25.3563 · Interpellation · 2025-06-04
Département de justice et police
L’avis relatif à l’intervention est disponible
Wortlaut
Le 7 mars 2021, le peuple et les cantons ont accepté l'initiative populaire « Oui à l’interdiction de se dissimuler le visage ». Son contenu est inscrit dans la Constitution et concrétisé dans la loi fédérale entrée en vigueur le 1er janvier 2025.

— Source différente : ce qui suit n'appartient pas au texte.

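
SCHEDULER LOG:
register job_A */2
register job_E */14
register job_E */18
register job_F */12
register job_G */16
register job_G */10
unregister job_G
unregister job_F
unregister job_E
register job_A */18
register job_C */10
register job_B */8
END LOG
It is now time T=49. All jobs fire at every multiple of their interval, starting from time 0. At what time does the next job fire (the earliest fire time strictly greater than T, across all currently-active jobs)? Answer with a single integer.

Op 1: register job_A */2 -> active={job_A:*/2}
Op 2: register job_E */14 -> active={job_A:*/2, job_E:*/14}
Op 3: register job_E */18 -> active={job_A:*/2, job_E:*/18}
Op 4: register job_F */12 -> active={job_A:*/2, job_E:*/18, job_F:*/12}
Op 5: register job_G */16 -> active={job_A:*/2, job_E:*/18, job_F:*/12, job_G:*/16}
Op 6: register job_G */10 -> active={job_A:*/2, job_E:*/18, job_F:*/12, job_G:*/10}
Op 7: unregister job_G -> active={job_A:*/2, job_E:*/18, job_F:*/12}
Op 8: unregister job_F -> active={job_A:*/2, job_E:*/18}
Op 9: unregister job_E -> active={job_A:*/2}
Op 10: register job_A */18 -> active={job_A:*/18}
Op 11: register job_C */10 -> active={job_A:*/18, job_C:*/10}
Op 12: register job_B */8 -> active={job_A:*/18, job_B:*/8, job_C:*/10}
  job_A: interval 18, next fire after T=49 is 54
  job_B: interval 8, next fire after T=49 is 56
  job_C: interval 10, next fire after T=49 is 50
Earliest fire time = 50 (job job_C)

Answer: 50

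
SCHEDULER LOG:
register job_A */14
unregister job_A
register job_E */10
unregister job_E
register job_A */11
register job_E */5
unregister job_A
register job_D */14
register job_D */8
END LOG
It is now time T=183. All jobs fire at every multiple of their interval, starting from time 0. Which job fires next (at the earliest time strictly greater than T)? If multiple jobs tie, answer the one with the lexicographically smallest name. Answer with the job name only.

Answer: job_D

Derivation:
Op 1: register job_A */14 -> active={job_A:*/14}
Op 2: unregister job_A -> active={}
Op 3: register job_E */10 -> active={job_E:*/10}
Op 4: unregister job_E -> active={}
Op 5: register job_A */11 -> active={job_A:*/11}
Op 6: register job_E */5 -> active={job_A:*/11, job_E:*/5}
Op 7: unregister job_A -> active={job_E:*/5}
Op 8: register job_D */14 -> active={job_D:*/14, job_E:*/5}
Op 9: register job_D */8 -> active={job_D:*/8, job_E:*/5}
  job_D: interval 8, next fire after T=183 is 184
  job_E: interval 5, next fire after T=183 is 185
Earliest = 184, winner (lex tiebreak) = job_D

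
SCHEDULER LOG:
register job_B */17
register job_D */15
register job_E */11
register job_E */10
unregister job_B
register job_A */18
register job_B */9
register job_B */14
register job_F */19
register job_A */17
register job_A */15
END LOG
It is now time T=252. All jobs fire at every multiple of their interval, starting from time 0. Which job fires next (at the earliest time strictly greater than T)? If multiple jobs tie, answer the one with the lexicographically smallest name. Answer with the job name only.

Op 1: register job_B */17 -> active={job_B:*/17}
Op 2: register job_D */15 -> active={job_B:*/17, job_D:*/15}
Op 3: register job_E */11 -> active={job_B:*/17, job_D:*/15, job_E:*/11}
Op 4: register job_E */10 -> active={job_B:*/17, job_D:*/15, job_E:*/10}
Op 5: unregister job_B -> active={job_D:*/15, job_E:*/10}
Op 6: register job_A */18 -> active={job_A:*/18, job_D:*/15, job_E:*/10}
Op 7: register job_B */9 -> active={job_A:*/18, job_B:*/9, job_D:*/15, job_E:*/10}
Op 8: register job_B */14 -> active={job_A:*/18, job_B:*/14, job_D:*/15, job_E:*/10}
Op 9: register job_F */19 -> active={job_A:*/18, job_B:*/14, job_D:*/15, job_E:*/10, job_F:*/19}
Op 10: register job_A */17 -> active={job_A:*/17, job_B:*/14, job_D:*/15, job_E:*/10, job_F:*/19}
Op 11: register job_A */15 -> active={job_A:*/15, job_B:*/14, job_D:*/15, job_E:*/10, job_F:*/19}
  job_A: interval 15, next fire after T=252 is 255
  job_B: interval 14, next fire after T=252 is 266
  job_D: interval 15, next fire after T=252 is 255
  job_E: interval 10, next fire after T=252 is 260
  job_F: interval 19, next fire after T=252 is 266
Earliest = 255, winner (lex tiebreak) = job_A

Answer: job_A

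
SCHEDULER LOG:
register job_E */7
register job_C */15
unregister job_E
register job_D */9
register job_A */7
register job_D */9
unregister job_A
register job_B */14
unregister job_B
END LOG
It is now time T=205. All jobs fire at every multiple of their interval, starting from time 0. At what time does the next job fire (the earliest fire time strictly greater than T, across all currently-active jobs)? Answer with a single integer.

Answer: 207

Derivation:
Op 1: register job_E */7 -> active={job_E:*/7}
Op 2: register job_C */15 -> active={job_C:*/15, job_E:*/7}
Op 3: unregister job_E -> active={job_C:*/15}
Op 4: register job_D */9 -> active={job_C:*/15, job_D:*/9}
Op 5: register job_A */7 -> active={job_A:*/7, job_C:*/15, job_D:*/9}
Op 6: register job_D */9 -> active={job_A:*/7, job_C:*/15, job_D:*/9}
Op 7: unregister job_A -> active={job_C:*/15, job_D:*/9}
Op 8: register job_B */14 -> active={job_B:*/14, job_C:*/15, job_D:*/9}
Op 9: unregister job_B -> active={job_C:*/15, job_D:*/9}
  job_C: interval 15, next fire after T=205 is 210
  job_D: interval 9, next fire after T=205 is 207
Earliest fire time = 207 (job job_D)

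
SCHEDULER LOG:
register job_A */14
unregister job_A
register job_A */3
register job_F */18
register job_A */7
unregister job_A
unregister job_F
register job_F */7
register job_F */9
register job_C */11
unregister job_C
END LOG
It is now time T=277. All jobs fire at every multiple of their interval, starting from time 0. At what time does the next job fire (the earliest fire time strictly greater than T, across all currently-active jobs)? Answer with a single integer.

Op 1: register job_A */14 -> active={job_A:*/14}
Op 2: unregister job_A -> active={}
Op 3: register job_A */3 -> active={job_A:*/3}
Op 4: register job_F */18 -> active={job_A:*/3, job_F:*/18}
Op 5: register job_A */7 -> active={job_A:*/7, job_F:*/18}
Op 6: unregister job_A -> active={job_F:*/18}
Op 7: unregister job_F -> active={}
Op 8: register job_F */7 -> active={job_F:*/7}
Op 9: register job_F */9 -> active={job_F:*/9}
Op 10: register job_C */11 -> active={job_C:*/11, job_F:*/9}
Op 11: unregister job_C -> active={job_F:*/9}
  job_F: interval 9, next fire after T=277 is 279
Earliest fire time = 279 (job job_F)

Answer: 279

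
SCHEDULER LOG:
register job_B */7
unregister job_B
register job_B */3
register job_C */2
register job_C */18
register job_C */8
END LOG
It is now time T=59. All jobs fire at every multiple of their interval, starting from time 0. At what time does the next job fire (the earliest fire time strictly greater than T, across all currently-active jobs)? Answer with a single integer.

Answer: 60

Derivation:
Op 1: register job_B */7 -> active={job_B:*/7}
Op 2: unregister job_B -> active={}
Op 3: register job_B */3 -> active={job_B:*/3}
Op 4: register job_C */2 -> active={job_B:*/3, job_C:*/2}
Op 5: register job_C */18 -> active={job_B:*/3, job_C:*/18}
Op 6: register job_C */8 -> active={job_B:*/3, job_C:*/8}
  job_B: interval 3, next fire after T=59 is 60
  job_C: interval 8, next fire after T=59 is 64
Earliest fire time = 60 (job job_B)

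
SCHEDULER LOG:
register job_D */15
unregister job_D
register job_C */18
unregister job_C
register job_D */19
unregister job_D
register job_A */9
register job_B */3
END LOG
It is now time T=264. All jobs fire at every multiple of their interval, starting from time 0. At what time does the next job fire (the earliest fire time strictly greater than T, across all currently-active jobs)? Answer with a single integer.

Op 1: register job_D */15 -> active={job_D:*/15}
Op 2: unregister job_D -> active={}
Op 3: register job_C */18 -> active={job_C:*/18}
Op 4: unregister job_C -> active={}
Op 5: register job_D */19 -> active={job_D:*/19}
Op 6: unregister job_D -> active={}
Op 7: register job_A */9 -> active={job_A:*/9}
Op 8: register job_B */3 -> active={job_A:*/9, job_B:*/3}
  job_A: interval 9, next fire after T=264 is 270
  job_B: interval 3, next fire after T=264 is 267
Earliest fire time = 267 (job job_B)

Answer: 267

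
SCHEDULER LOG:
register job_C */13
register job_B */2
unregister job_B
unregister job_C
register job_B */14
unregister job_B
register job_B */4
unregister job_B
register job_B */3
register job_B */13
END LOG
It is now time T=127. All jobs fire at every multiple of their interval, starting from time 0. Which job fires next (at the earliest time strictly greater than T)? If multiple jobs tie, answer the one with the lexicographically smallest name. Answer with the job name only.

Answer: job_B

Derivation:
Op 1: register job_C */13 -> active={job_C:*/13}
Op 2: register job_B */2 -> active={job_B:*/2, job_C:*/13}
Op 3: unregister job_B -> active={job_C:*/13}
Op 4: unregister job_C -> active={}
Op 5: register job_B */14 -> active={job_B:*/14}
Op 6: unregister job_B -> active={}
Op 7: register job_B */4 -> active={job_B:*/4}
Op 8: unregister job_B -> active={}
Op 9: register job_B */3 -> active={job_B:*/3}
Op 10: register job_B */13 -> active={job_B:*/13}
  job_B: interval 13, next fire after T=127 is 130
Earliest = 130, winner (lex tiebreak) = job_B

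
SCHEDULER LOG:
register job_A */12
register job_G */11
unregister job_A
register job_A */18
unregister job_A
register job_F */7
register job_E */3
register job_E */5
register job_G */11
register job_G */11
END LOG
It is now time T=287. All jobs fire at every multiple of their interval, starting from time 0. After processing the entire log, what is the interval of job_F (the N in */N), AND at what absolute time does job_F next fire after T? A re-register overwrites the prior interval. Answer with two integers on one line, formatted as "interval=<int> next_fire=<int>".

Op 1: register job_A */12 -> active={job_A:*/12}
Op 2: register job_G */11 -> active={job_A:*/12, job_G:*/11}
Op 3: unregister job_A -> active={job_G:*/11}
Op 4: register job_A */18 -> active={job_A:*/18, job_G:*/11}
Op 5: unregister job_A -> active={job_G:*/11}
Op 6: register job_F */7 -> active={job_F:*/7, job_G:*/11}
Op 7: register job_E */3 -> active={job_E:*/3, job_F:*/7, job_G:*/11}
Op 8: register job_E */5 -> active={job_E:*/5, job_F:*/7, job_G:*/11}
Op 9: register job_G */11 -> active={job_E:*/5, job_F:*/7, job_G:*/11}
Op 10: register job_G */11 -> active={job_E:*/5, job_F:*/7, job_G:*/11}
Final interval of job_F = 7
Next fire of job_F after T=287: (287//7+1)*7 = 294

Answer: interval=7 next_fire=294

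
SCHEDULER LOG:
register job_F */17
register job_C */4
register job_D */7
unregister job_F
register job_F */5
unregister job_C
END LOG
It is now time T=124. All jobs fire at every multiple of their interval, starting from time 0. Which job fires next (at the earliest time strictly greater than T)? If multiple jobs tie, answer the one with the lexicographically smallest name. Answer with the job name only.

Answer: job_F

Derivation:
Op 1: register job_F */17 -> active={job_F:*/17}
Op 2: register job_C */4 -> active={job_C:*/4, job_F:*/17}
Op 3: register job_D */7 -> active={job_C:*/4, job_D:*/7, job_F:*/17}
Op 4: unregister job_F -> active={job_C:*/4, job_D:*/7}
Op 5: register job_F */5 -> active={job_C:*/4, job_D:*/7, job_F:*/5}
Op 6: unregister job_C -> active={job_D:*/7, job_F:*/5}
  job_D: interval 7, next fire after T=124 is 126
  job_F: interval 5, next fire after T=124 is 125
Earliest = 125, winner (lex tiebreak) = job_F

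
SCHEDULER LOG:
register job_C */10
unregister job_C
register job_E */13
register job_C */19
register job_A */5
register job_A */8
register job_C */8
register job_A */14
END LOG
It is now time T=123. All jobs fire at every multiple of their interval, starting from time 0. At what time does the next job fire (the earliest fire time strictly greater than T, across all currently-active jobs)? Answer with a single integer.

Answer: 126

Derivation:
Op 1: register job_C */10 -> active={job_C:*/10}
Op 2: unregister job_C -> active={}
Op 3: register job_E */13 -> active={job_E:*/13}
Op 4: register job_C */19 -> active={job_C:*/19, job_E:*/13}
Op 5: register job_A */5 -> active={job_A:*/5, job_C:*/19, job_E:*/13}
Op 6: register job_A */8 -> active={job_A:*/8, job_C:*/19, job_E:*/13}
Op 7: register job_C */8 -> active={job_A:*/8, job_C:*/8, job_E:*/13}
Op 8: register job_A */14 -> active={job_A:*/14, job_C:*/8, job_E:*/13}
  job_A: interval 14, next fire after T=123 is 126
  job_C: interval 8, next fire after T=123 is 128
  job_E: interval 13, next fire after T=123 is 130
Earliest fire time = 126 (job job_A)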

La loi interdit de se dissimuler le visage dans les lieux publics et les espaces ouverts au public, tout en prévoyant des exceptions dans des cas précis, par exemple pour des raisons de santé. Or on observe de plus en plus souvent le port combiné de masques anti-Covid, de voiles et de lunettes de soleil pour contourner l'interdiction, même en l'absence de pandémie ou de justification médicale. Des médias ont récemment affirmé que ce phénomène créait une incertitude opérationnelle pour les autorités de contrôle et risquait de compromettre l’esprit de la loi.
Pour que l'interdiction constitutionnelle soit pleinement mise en œuvre, il faut clarifier les marges de tolérance et combattre les abus.
Le Conseil fédéral est prié de répondre aux questions suivantes:
A-t-il connaissance du phénomène consistant à utiliser un masque pour contourner l'interdiction de se dissimuler le visage ?
Est-il d’avis que le cadre juridique actuel est suffisamment clair pour permettre aux autorités d'intervenir de manière uniforme dans tout le pays ?
Compte-t-il adopter des lignes directrices ou éclaircir la situation pour déterminer si l'utilisation de masques anti-Covid, en combinaison avec d'autres éléments qui masquent le visage et en l'absence de raisons sanitaires valables, peut être sanctionnée ?
Estime-t-il qu’il faille procéder à une surveillance au niveau national pour éviter que de telles pratiques ne s'étendent à d'autres contextes (manifestations, événements sportifs, etc.), ne permettent de contourner l'interdiction et mettent en péril la sécurité publique ?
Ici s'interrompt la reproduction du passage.